The Globe and Mail's Kate Taylor looks at the New Yorker of editor David Remnick -- not to mention Remnick himself.
An excerpt:
Last February, after U.S. Vice-President Dick Cheney had peppered a friend with bird shot while hunting quail in Texas, The New Yorker magazine pulled its cover art evoking Mardi Gras in a battered New Orleans and instead ran a cartoon mocking the hunting accident. A parody of the Brokeback Mountain movie poster that shows two pensive cowboys staring in opposite directions, the new cartoon depicted Cheney in a Stetson blowing the smoke off his gun barrel while an alarmed-looking George W. Bush appears behind his shoulder. It was plugged-in; it was political; it gave readers, even those regulars by now well accustomed to the magazine's newsy agenda, a little frisson. Here was the venerable New Yorker cracking jokes about the week's headlines like some comic on Saturday Night Live.
"A week where the Vice-President shoots his friend in the face, I'm supposed to let that opportunity go?" demands David Remnick, the magazine's editor since 1998 and the ebullient newshound who has led it into this increasingly topical territory. "It's irresistible."
After years of red ink, Remnick has made the magazine profitable and pushed circulation over the million mark. He has done so without compromising The New Yorker's impeccable editorial standards, its commitment to the best of both journalism and short fiction, but he has also greatly sharpened its political focus. With editorialist Hendrik Hertzberg leading the charge in The Talk of the Town section, the magazine now provides a weekly evisceration of the Bush regime, and it is credited by media critics with being the first U.S. publication, after an initial false start, to question the administration's justification of the war in Iraq. In 2004, The New Yorker did something it had never done in 79 years of publishing: It endorsed a presidential candidate, backing Democrat John Kerry.

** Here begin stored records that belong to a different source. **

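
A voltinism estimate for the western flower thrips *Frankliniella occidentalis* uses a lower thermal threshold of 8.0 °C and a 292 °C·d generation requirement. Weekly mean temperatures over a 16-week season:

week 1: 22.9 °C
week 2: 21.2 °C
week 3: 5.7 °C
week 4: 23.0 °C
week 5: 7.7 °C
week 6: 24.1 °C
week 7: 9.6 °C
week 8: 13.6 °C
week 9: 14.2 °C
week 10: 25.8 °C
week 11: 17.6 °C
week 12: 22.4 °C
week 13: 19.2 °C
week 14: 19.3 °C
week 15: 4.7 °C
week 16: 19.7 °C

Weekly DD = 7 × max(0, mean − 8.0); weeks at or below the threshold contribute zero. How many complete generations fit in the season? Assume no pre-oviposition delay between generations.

Weekly DD (7 × max(0, T̄ − 8.0)): 104.3, 92.4, 0.0, 105.0, 0.0, 112.7, 11.2, 39.2, 43.4, 124.6, 67.2, 100.8, 78.4, 79.1, 0.0, 81.9.
Season total = 1040.2 DD.
Complete generations = ⌊1040.2 / 292⌋ = 3.

3 generations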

"It was ridiculous that we would take a political stance on everything from Vietnam to Watergate, and a presidential election comes along and we not supposed to express an opinion," Remnick said during a recent visit to Toronto to promote Reporting, a collection of his own writing for the magazine. "It seemed overly decorous, faithful to a principle lost in the mists of time."
Indeed, Remnick is loath to agree The New Yorker is newly politicized; he argues the magazine has always taken a stand and that his version simply reflects the zeitgeist.

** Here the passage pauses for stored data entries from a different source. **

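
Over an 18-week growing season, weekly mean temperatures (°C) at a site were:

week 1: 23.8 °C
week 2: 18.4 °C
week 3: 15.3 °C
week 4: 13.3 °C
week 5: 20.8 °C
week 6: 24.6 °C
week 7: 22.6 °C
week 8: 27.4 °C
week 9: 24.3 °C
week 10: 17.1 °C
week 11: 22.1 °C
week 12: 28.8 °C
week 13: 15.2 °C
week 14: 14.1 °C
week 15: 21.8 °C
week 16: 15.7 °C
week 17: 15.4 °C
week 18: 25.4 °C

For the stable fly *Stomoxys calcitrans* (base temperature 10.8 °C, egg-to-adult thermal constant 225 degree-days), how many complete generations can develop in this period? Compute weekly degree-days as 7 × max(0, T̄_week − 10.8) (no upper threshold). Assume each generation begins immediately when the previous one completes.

5 generations

Weekly DD (7 × max(0, T̄ − 10.8)): 91.0, 53.2, 31.5, 17.5, 70.0, 96.6, 82.6, 116.2, 94.5, 44.1, 79.1, 126.0, 30.8, 23.1, 77.0, 34.3, 32.2, 102.2.
Season total = 1201.9 DD.
Complete generations = ⌊1201.9 / 225⌋ = 5.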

"It's a very political moment. The nineties were about the end of history, the endless boom; there was a kind of overpleasant millennial moment. . . . It was bogus. Global warming was happening in the nineties, we just weren't paying attention."
After Sept. 11, 2001, we were and, to Americans, issues of domestic and especially foreign policy suddenly seemed pressing. That day, Remnick phoned Seymour Hersh, the investigative reporter whose recent scoops on the treatment of Iraqi prisoners at Abu Ghraib and on the Pentagon's plans for Iran have shaken the world, and said, "I guess I know what you are going to be doing for the next number of years."